Naquele dia meu pai chegou para nos visitar e viu o amaçado na geladeira. Perguntou o que foi aquilo. Eu disse para ele que não foi nada, que eu tinha batido com a mesa nela sem querer, quando estava tentando mudar ela de lugar. Meu pai não acreditou, o soco que João deu foi tão forte que ficou as marcas dos dedos dele nela.

Depois que meu pai viu aquela marca na geladeira ele entendeu tudo o que estava acontecendo comigo e disse: “a Karina vai embora comigo, agora mesmo”. O João disse: “Ela não vai, você não pode levar a minha mulher assim”. “Posso e vou. E só Deus sabe o que eu não faço com você, se você encostar mais um dedo na minha filha”.

Naquele mesmo dia meu pai me levou para casa dele e da minha mãe. Dias depois o João entrou com o pedido da guarda do Kauã. Eu venci o processo. O Juiz falou que ninguém ia tirar meu filho, não. Que só tiraria ele de mim se eu usasse drogas. “Deus me livre, seu Juiz, eu nunca usei droga, não. Eu sou da igreja desde criança. Meu pai é pastor”, eu disse para ele.

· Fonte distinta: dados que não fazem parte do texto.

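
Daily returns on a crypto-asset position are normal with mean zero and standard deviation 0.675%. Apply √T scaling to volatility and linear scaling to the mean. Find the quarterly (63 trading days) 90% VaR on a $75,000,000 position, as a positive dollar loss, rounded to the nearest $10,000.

At 90%, z = 1.282.
σ_{63d} = 0.675% × √63 = 5.358%.
VaR = 1.282 × 5.358% = 6.869%.
On $75,000,000: 0.06869 × $75,000,000 = $5,151,750.

$5,150,000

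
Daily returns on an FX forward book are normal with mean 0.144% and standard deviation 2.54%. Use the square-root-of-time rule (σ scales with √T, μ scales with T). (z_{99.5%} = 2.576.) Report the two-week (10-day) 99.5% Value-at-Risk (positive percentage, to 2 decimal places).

19.25%

σ_{10d} = 2.54% × √10 = 8.032%; μ_{10d} = 10 × 0.144% = 1.440%.
VaR = −(1.440%) + 2.576 × 8.032% = 19.250%.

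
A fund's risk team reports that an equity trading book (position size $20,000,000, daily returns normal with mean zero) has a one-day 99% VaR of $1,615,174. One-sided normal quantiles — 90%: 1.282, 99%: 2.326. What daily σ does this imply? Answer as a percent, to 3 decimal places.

VaR as a fraction: $1,615,174 / $20,000,000 = 8.076%.
σ = VaR / z = 8.076% / 2.326 = 3.472%.

3.472%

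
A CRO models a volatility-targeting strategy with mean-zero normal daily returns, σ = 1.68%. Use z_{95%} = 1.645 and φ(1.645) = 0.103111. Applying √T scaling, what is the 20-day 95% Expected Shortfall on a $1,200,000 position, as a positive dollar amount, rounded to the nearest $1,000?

$186,000

σ_{20d} = 1.68% × √20 = 7.513%.
ES multiplier = φ(z)/(1−α) = 0.103111/0.05 = 2.062.
ES = 7.513% × 2.062 = 15.492%; on $1,200,000: $185,904.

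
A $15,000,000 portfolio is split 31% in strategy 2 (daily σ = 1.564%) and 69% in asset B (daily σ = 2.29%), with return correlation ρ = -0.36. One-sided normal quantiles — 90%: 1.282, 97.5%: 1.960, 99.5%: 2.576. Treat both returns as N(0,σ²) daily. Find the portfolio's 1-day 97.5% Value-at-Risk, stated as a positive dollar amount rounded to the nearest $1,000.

σ_p² = 0.31²·1.564² + 0.69²·2.29² + 2·-0.36·0.31·0.69·1.564·2.29 = 2.1802 (%²).
σ_p = √2.1802 = 1.477%.
VaR = 1.960 × 1.477% = 2.895%; on $15,000,000 that is $434,250.

$434,000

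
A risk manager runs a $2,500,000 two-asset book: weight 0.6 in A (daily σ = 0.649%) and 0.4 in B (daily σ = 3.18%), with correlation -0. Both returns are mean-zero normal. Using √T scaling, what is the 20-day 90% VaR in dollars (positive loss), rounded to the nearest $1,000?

σ_p = √(0.6²·0.649² + 0.4²·3.18² + 2·-0·0.6·0.4·0.649·3.18) = 1.330%.
σ_{20d} = 1.330% × √20 = 5.948%.
z(90%) = 1.282.
VaR = 1.282 × 5.948% = 7.625%; on $2,500,000 that is $190,625.

$191,000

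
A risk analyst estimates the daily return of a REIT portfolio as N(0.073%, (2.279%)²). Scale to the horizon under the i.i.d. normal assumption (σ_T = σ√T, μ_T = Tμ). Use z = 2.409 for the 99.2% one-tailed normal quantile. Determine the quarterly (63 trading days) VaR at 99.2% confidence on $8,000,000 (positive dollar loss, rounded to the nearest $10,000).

$3,120,000

σ_{63d} = 2.279% × √63 = 18.089%; μ_{63d} = 63 × 0.073% = 4.599%.
VaR = −(4.599%) + 2.409 × 18.089% = 38.977%.
On $8,000,000: 0.38977 × $8,000,000 = $3,118,160.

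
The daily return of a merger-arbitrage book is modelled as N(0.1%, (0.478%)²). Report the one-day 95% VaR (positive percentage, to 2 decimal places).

At 95% one-sided, z = 1.645.
VaR = −μ + z·σ = −(0.1%) + 1.645 × 0.478% = 0.686%.

0.69%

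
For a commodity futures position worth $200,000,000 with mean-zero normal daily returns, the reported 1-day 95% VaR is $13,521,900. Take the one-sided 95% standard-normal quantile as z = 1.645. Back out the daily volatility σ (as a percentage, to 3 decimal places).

4.110%

VaR as a fraction: $13,521,900 / $200,000,000 = 6.761%.
σ = VaR / z = 6.761% / 1.645 = 4.110%.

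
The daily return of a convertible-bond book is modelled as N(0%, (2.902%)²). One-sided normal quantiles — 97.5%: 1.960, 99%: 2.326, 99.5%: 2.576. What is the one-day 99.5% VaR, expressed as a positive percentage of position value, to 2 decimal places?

VaR = z·σ = 2.576 × 2.902% = 7.476%.

7.48%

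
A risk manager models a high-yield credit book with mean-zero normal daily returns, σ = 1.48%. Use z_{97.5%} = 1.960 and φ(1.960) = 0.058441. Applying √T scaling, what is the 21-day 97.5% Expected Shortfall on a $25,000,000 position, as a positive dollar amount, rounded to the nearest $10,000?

$3,960,000

σ_{21d} = 1.48% × √21 = 6.782%.
ES multiplier = φ(z)/(1−α) = 0.058441/0.025 = 2.338.
ES = 6.782% × 2.338 = 15.856%; on $25,000,000: $3,964,000.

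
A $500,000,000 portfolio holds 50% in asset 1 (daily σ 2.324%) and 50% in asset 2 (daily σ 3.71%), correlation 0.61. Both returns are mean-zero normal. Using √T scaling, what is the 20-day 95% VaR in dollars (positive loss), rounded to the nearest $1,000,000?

σ_p = √(0.5²·2.324² + 0.5²·3.71² + 2·0.61·0.5·0.5·2.324·3.71) = 2.724%.
σ_{20d} = 2.724% × √20 = 12.182%.
z(95%) = 1.645.
VaR = 1.645 × 12.182% = 20.039%; on $500,000,000 that is $100,195,000.

$100,000,000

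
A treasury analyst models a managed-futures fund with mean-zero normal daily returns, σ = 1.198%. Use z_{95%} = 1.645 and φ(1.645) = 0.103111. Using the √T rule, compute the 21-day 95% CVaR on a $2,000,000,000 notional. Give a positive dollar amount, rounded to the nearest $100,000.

σ_{21d} = 1.198% × √21 = 5.490%.
ES multiplier = φ(z)/(1−α) = 0.103111/0.05 = 2.062.
ES = 5.490% × 2.062 = 11.320%; on $2,000,000,000: $226,400,000.

$226,400,000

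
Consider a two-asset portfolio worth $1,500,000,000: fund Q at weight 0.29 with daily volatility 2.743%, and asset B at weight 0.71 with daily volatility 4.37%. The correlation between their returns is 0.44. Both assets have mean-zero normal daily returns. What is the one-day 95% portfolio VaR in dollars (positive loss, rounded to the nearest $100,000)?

$87,000,000

σ_p² = 0.29²·2.743² + 0.71²·4.37² + 2·0.44·0.29·0.71·2.743·4.37 = 12.4315 (%²).
σ_p = √12.4315 = 3.526%.
At 95%, z = 1.645.
VaR = 1.645 × 3.526% = 5.800%; on $1,500,000,000 that is $87,000,000.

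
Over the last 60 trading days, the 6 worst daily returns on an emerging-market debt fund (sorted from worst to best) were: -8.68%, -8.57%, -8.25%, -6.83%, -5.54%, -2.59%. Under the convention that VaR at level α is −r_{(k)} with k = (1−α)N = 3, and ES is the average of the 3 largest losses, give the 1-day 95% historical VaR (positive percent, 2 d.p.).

k = 3; the 3rd lowest return is -8.25%, so VaR = 8.25%.

8.25%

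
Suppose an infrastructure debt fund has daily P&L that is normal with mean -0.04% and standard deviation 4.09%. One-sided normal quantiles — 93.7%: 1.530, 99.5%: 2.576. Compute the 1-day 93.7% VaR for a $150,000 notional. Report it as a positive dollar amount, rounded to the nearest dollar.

VaR = −μ + z·σ = −(-0.04%) + 1.530 × 4.09% = 6.298%.
On $150,000: 0.06298 × $150,000 = $9,447.

$9,447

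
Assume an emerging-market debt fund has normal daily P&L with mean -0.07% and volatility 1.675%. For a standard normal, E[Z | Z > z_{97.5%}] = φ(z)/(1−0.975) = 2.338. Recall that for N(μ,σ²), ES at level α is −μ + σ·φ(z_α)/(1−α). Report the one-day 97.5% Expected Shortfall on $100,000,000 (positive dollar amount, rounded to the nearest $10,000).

$3,990,000

ES = −(-0.07%) + 1.675% × 2.338 = 3.986%.
On $100,000,000: 0.03986 × $100,000,000 = $3,986,000.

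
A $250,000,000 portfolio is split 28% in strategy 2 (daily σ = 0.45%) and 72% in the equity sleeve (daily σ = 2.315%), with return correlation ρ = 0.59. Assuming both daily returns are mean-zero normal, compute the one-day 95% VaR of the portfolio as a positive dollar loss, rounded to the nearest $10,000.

$7,170,000

σ_p² = 0.28²·0.45² + 0.72²·2.315² + 2·0.59·0.28·0.72·0.45·2.315 = 3.0419 (%²).
σ_p = √3.0419 = 1.744%.
At 95%, z = 1.645.
VaR = 1.645 × 1.744% = 2.869%; on $250,000,000 that is $7,172,500.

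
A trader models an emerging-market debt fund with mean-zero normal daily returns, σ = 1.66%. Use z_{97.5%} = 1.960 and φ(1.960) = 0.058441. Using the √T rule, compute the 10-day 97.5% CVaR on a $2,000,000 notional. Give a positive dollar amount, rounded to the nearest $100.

$245,400

σ_{10d} = 1.66% × √10 = 5.249%.
ES multiplier = φ(z)/(1−α) = 0.058441/0.025 = 2.338.
ES = 5.249% × 2.338 = 12.272%; on $2,000,000: $245,440.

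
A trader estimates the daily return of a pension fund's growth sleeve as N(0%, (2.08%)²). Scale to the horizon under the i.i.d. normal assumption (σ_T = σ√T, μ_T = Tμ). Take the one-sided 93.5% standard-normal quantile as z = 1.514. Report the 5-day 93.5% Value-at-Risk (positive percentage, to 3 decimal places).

7.042%

σ_{5d} = 2.08% × √5 = 4.651%.
VaR = 1.514 × 4.651% = 7.042%.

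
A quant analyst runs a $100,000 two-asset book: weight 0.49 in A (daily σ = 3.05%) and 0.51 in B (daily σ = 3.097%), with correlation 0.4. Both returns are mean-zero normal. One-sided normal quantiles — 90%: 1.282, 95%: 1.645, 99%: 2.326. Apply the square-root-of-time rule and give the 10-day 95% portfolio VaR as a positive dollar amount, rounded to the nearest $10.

$13,380

σ_p = √(0.49²·3.05² + 0.51²·3.097² + 2·0.4·0.49·0.51·3.05·3.097) = 2.572%.
σ_{10d} = 2.572% × √10 = 8.133%.
VaR = 1.645 × 8.133% = 13.379%; on $100,000 that is $13,379.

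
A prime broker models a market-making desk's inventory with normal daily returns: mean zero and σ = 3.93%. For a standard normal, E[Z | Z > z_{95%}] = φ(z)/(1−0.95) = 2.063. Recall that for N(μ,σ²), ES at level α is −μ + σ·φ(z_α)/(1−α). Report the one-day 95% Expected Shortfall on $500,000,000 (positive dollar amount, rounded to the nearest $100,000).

$40,500,000

ES = 3.93% × 2.063 = 8.108%.
On $500,000,000: 0.08108 × $500,000,000 = $40,540,000.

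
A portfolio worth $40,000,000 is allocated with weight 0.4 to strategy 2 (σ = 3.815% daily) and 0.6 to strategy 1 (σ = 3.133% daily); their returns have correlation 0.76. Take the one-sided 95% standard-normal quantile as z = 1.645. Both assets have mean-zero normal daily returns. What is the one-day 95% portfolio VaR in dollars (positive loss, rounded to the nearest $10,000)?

σ_p² = 0.4²·3.815² + 0.6²·3.133² + 2·0.76·0.4·0.6·3.815·3.133 = 10.2226 (%²).
σ_p = √10.2226 = 3.197%.
VaR = 1.645 × 3.197% = 5.259%; on $40,000,000 that is $2,103,600.

$2,100,000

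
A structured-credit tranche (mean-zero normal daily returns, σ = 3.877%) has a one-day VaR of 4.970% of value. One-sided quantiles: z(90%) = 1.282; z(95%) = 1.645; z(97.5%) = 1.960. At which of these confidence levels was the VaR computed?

90%

Implied z = VaR/σ = 4.970 / 3.877 = 1.282.
This matches z(90%) = 1.282.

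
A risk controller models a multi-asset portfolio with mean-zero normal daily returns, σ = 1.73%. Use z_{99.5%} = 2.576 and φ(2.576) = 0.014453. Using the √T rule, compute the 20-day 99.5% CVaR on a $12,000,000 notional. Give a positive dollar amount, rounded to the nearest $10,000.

σ_{20d} = 1.73% × √20 = 7.737%.
ES multiplier = φ(z)/(1−α) = 0.014453/0.005 = 2.891.
ES = 7.737% × 2.891 = 22.368%; on $12,000,000: $2,684,160.

$2,680,000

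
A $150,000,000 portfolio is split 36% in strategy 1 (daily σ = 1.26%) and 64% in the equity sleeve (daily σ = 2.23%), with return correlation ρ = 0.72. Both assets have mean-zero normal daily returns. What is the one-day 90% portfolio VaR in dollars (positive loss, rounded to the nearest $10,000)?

$3,430,000

σ_p² = 0.36²·1.26² + 0.64²·2.23² + 2·0.72·0.36·0.64·1.26·2.23 = 3.1749 (%²).
σ_p = √3.1749 = 1.782%.
At 90%, z = 1.282.
VaR = 1.282 × 1.782% = 2.285%; on $150,000,000 that is $3,427,500.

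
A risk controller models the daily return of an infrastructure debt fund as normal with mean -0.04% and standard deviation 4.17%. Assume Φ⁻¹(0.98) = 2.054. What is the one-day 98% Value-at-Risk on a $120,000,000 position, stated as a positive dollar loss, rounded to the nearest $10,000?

VaR = −μ + z·σ = −(-0.04%) + 2.054 × 4.17% = 8.605%.
On $120,000,000: 0.08605 × $120,000,000 = $10,326,000.

$10,330,000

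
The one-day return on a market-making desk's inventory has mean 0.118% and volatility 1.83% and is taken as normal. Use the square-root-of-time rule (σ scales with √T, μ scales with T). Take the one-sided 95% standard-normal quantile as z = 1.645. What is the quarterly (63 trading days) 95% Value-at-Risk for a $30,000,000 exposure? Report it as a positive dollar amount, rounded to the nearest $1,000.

σ_{63d} = 1.83% × √63 = 14.525%; μ_{63d} = 63 × 0.118% = 7.434%.
VaR = −(7.434%) + 1.645 × 14.525% = 16.460%.
On $30,000,000: 0.16460 × $30,000,000 = $4,938,000.

$4,938,000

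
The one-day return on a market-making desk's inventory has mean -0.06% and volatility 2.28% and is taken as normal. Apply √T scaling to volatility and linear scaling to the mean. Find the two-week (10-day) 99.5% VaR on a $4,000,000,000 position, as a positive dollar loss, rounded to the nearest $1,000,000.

At 99.5%, z = 2.576.
σ_{10d} = 2.28% × √10 = 7.210%; μ_{10d} = 10 × -0.06% = -0.600%.
VaR = −(-0.600%) + 2.576 × 7.210% = 19.173%.
On $4,000,000,000: 0.19173 × $4,000,000,000 = $766,920,000.

$767,000,000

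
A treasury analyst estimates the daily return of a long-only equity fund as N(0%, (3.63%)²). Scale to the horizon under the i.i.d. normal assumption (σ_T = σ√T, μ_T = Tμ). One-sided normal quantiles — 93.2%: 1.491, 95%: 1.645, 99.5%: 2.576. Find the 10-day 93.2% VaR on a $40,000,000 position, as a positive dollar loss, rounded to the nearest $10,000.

$6,850,000

σ_{10d} = 3.63% × √10 = 11.479%.
VaR = 1.491 × 11.479% = 17.115%.
On $40,000,000: 0.17115 × $40,000,000 = $6,846,000.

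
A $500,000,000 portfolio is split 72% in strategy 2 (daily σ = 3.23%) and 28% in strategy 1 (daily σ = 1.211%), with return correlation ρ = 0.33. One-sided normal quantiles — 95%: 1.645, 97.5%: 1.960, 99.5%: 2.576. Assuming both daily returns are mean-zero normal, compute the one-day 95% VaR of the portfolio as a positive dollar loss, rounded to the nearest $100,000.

σ_p² = 0.72²·3.23² + 0.28²·1.211² + 2·0.33·0.72·0.28·3.23·1.211 = 6.0438 (%²).
σ_p = √6.0438 = 2.458%.
VaR = 1.645 × 2.458% = 4.043%; on $500,000,000 that is $20,215,000.

$20,200,000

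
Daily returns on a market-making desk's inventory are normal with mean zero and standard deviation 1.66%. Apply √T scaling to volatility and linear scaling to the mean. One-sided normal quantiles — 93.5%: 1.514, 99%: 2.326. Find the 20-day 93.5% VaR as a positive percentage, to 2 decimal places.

σ_{20d} = 1.66% × √20 = 7.424%.
VaR = 1.514 × 7.424% = 11.240%.

11.24%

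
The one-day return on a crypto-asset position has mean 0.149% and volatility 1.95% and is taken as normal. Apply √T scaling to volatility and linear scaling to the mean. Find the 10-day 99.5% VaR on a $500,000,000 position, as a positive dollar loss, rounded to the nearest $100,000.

$72,000,000

At 99.5%, z = 2.576.
σ_{10d} = 1.95% × √10 = 6.166%; μ_{10d} = 10 × 0.149% = 1.490%.
VaR = −(1.490%) + 2.576 × 6.166% = 14.394%.
On $500,000,000: 0.14394 × $500,000,000 = $71,970,000.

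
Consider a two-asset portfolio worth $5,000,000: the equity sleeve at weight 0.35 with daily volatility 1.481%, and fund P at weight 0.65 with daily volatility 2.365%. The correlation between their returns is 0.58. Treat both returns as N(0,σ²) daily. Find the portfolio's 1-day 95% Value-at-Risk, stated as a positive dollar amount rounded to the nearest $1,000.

$155,000

σ_p² = 0.35²·1.481² + 0.65²·2.365² + 2·0.58·0.35·0.65·1.481·2.365 = 3.5562 (%²).
σ_p = √3.5562 = 1.886%.
At 95%, z = 1.645.
VaR = 1.645 × 1.886% = 3.102%; on $5,000,000 that is $155,100.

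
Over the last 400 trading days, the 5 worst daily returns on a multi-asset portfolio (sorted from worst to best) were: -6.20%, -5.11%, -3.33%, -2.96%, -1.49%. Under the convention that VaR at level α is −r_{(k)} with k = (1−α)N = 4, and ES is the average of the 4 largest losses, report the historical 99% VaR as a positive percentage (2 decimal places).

2.96%

k = 4; the 4th lowest return is -2.96%, so VaR = 2.96%.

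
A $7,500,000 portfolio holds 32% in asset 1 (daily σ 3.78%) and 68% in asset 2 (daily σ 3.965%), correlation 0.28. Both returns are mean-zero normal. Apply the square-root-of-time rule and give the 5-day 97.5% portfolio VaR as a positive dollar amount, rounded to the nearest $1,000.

σ_p = √(0.32²·3.78² + 0.68²·3.965² + 2·0.28·0.32·0.68·3.78·3.965) = 3.249%.
σ_{5d} = 3.249% × √5 = 7.265%.
z(97.5%) = 1.960.
VaR = 1.960 × 7.265% = 14.239%; on $7,500,000 that is $1,067,925.

$1,068,000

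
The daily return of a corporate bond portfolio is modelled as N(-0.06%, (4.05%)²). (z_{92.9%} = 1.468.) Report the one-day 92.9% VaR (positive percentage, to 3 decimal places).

6.005%

VaR = −μ + z·σ = −(-0.06%) + 1.468 × 4.05% = 6.005%.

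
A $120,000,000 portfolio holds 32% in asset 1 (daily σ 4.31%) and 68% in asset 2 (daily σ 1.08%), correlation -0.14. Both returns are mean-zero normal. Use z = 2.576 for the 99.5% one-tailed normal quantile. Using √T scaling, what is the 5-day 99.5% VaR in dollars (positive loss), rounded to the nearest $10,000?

$10,150,000

σ_p = √(0.32²·4.31² + 0.68²·1.08² + 2·-0.14·0.32·0.68·4.31·1.08) = 1.469%.
σ_{5d} = 1.469% × √5 = 3.285%.
VaR = 2.576 × 3.285% = 8.462%; on $120,000,000 that is $10,154,400.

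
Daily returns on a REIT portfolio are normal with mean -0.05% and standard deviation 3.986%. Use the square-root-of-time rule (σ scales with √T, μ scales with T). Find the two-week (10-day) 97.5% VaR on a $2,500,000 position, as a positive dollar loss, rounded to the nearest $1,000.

$630,000

At 97.5%, z = 1.960.
σ_{10d} = 3.986% × √10 = 12.605%; μ_{10d} = 10 × -0.05% = -0.500%.
VaR = −(-0.500%) + 1.960 × 12.605% = 25.206%.
On $2,500,000: 0.25206 × $2,500,000 = $630,150.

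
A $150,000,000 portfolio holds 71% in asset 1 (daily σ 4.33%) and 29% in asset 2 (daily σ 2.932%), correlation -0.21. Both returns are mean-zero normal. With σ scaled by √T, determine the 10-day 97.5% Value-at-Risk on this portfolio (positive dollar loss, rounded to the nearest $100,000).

$28,000,000

σ_p = √(0.71²·4.33² + 0.29²·2.932² + 2·-0.21·0.71·0.29·4.33·2.932) = 3.013%.
σ_{10d} = 3.013% × √10 = 9.528%.
z(97.5%) = 1.960.
VaR = 1.960 × 9.528% = 18.675%; on $150,000,000 that is $28,012,500.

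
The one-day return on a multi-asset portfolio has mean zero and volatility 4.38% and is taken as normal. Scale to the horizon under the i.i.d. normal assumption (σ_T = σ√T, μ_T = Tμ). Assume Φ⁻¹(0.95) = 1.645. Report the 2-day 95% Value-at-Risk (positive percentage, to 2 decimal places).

σ_{2d} = 4.38% × √2 = 6.194%.
VaR = 1.645 × 6.194% = 10.189%.

10.19%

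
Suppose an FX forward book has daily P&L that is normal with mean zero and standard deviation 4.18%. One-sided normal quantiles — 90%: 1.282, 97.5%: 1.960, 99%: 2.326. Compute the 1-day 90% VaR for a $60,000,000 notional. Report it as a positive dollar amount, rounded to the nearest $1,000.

VaR = z·σ = 1.282 × 4.18% = 5.359%.
On $60,000,000: 0.05359 × $60,000,000 = $3,215,400.

$3,215,000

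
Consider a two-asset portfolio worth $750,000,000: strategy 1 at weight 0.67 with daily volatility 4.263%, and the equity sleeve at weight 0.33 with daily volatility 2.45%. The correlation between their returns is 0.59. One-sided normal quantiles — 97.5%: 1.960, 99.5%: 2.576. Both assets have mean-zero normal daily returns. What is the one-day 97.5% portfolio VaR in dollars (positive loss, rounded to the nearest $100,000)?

$49,900,000

σ_p² = 0.67²·4.263² + 0.33²·2.45² + 2·0.59·0.67·0.33·4.263·2.45 = 11.5365 (%²).
σ_p = √11.5365 = 3.397%.
VaR = 1.960 × 3.397% = 6.658%; on $750,000,000 that is $49,935,000.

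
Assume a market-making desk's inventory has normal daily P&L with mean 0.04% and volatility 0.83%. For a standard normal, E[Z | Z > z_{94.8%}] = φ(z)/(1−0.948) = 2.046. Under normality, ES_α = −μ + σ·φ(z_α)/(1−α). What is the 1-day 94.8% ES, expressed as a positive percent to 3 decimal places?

1.658%

ES = −(0.04%) + 0.83% × 2.046 = 1.658%.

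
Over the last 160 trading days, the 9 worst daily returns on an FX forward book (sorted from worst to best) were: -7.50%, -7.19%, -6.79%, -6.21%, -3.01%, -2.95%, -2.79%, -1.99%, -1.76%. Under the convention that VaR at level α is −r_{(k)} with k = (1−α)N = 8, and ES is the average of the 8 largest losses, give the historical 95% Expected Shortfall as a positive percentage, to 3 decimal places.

4.804%

The 8 worst returns sum to -38.43%.
ES = −(-38.43%) / 8 = 4.80375% ≈ 4.804%.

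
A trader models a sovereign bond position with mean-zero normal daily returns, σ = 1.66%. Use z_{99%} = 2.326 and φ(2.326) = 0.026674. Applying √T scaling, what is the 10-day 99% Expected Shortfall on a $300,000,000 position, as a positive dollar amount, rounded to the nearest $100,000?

$42,000,000

σ_{10d} = 1.66% × √10 = 5.249%.
ES multiplier = φ(z)/(1−α) = 0.026674/0.01 = 2.667.
ES = 5.249% × 2.667 = 13.999%; on $300,000,000: $41,997,000.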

Alguns meses se passaram e minha mãe morreu. Eu entrei em depressão. Foi o meu amor pelo meu filho que me fez sair do fundo daquele buraco. O João já tinha parado de me perseguir nessa época, graças a Deus.

Meu pai resolveu voltar para sua terra, Minas Gerais, o que era sua vontade desde sempre. Ele deixou a casa para mim e meu irmãos. Eu e meus irmão decidimos dividir a casa em duas. Eu fiquei com a parte de trás, dos fundos. Estava trabalhando, então podia construir um banheiro pra mim e meu filho, e também a escada. O João não quer nem saber do Kauã, mas pelo menos ele deposita a pensão todo mês na conta da Caixa que eu abri.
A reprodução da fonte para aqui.